New York, NY (WorkersCompensation.com) — The officers and first responders at Ground Zero on 9/11 are widely recognized as heroes who risked — and in some cases sacrificed — their lives to save others.
Nonetheless, as a police officer learned in In the Matter of the Claim of Charles Mascali v. Town/Village of Harrison, No. 533036 (N.Y. App. Div. 03/17/22), attempting to connect an injury to what happened on 9/11 still requires satisfying the standards of workers’ compensation law.
In 2017, the officer filed a claim for workers’ compensation benefits, alleging that he experienced an injury from inhaling dust and toxins on September 11, 2001, at the World Trade Center site.
A Workers’ Compensation Law Judge established the claim for work-related chronic pulmonary disease, gastroesophageal reflux diseas, dyspnea, and shortness of breath. The Workers’ Compensation Board reversed the decision on administrative reveiw, finding that the medical evidence wasn’t enough to connect the officer’s injuries to his employment. The officer applied for full board review, but the board denied his application.
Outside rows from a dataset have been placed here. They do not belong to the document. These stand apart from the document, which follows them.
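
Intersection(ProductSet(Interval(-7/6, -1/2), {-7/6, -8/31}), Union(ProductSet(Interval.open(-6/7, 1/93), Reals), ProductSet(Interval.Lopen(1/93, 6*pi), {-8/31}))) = ProductSet(Interval.Lopen(-6/7, -1/2), {-7/6, -8/31})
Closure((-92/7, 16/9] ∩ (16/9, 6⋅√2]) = ∅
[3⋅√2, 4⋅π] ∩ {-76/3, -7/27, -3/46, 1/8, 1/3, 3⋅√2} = {3⋅√2}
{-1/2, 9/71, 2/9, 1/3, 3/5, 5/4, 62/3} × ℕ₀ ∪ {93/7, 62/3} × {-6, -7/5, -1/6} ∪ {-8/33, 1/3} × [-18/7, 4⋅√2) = ({93/7, 62/3} × {-6, -7/5, -1/6}) ∪ ({-1/2, 9/71, 2/9, 1/3, 3/5, 5/4, 62/3} × ℕ₀) ∪ ({-8/33, 1/3} × [-18/7, 4⋅√2))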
As a result, the officer appealed to court.
In New York, for a work to obtain review or reconsideration by the full board, he must demonstrate that newly discovered evidence exists, that there has been a material change in condition, or that the board improperly failed to consider the issues raised in the application for review in making its initial determination.
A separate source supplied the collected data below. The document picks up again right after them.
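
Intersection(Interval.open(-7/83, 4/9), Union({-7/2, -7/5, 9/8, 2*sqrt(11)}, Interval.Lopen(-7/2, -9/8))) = EmptySet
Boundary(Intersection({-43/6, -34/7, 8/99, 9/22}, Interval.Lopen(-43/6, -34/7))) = {-34/7}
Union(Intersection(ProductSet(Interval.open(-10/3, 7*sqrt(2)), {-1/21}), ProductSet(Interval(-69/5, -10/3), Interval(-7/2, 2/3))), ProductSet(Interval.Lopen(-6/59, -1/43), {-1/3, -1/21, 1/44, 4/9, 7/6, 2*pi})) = ProductSet(Interval.Lopen(-6/59, -1/43), {-1/3, -1/21, 1/44, 4/9, 7/6, 2*pi})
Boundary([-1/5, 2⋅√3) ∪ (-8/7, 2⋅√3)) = {-8/7, 2⋅√3}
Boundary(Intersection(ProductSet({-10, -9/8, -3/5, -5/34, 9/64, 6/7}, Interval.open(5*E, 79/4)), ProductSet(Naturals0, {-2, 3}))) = EmptySet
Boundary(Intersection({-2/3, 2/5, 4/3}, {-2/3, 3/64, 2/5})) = {-2/3, 2/5}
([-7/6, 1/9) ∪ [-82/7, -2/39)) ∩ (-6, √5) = (-6, 1/9)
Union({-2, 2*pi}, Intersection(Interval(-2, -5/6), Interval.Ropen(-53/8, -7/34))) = Union({2*pi}, Interval(-2, -5/6))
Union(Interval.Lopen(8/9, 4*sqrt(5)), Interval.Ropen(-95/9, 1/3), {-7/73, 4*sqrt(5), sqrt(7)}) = Union(Interval.Ropen(-95/9, 1/3), Interval.Lopen(8/9, 4*sqrt(5)))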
In this case, the court highlighted that the board rejected as “unsupported and conclusory” the opinion of the officer’s medical expert that the officer’s condition was causally related to his work at the World Trade Center site.
Although the officer sumbitted another report to the board in an attempt to bolster his case, the court explained that it didn’t meet the legal standard of overturning the board’s decision.
“The new report did not indicate a material change in condition but merely restated the expert’s finding of a causal relationship, an opinion that the board had considered and rejected in its initial determination,” the court explained. “Under these circumstances, it was not an abuse of discretion or arbitrary and capricious for the Board to deny claimant’s application for reconsideration and/or full board review.”
As a result, the board’s decision stood.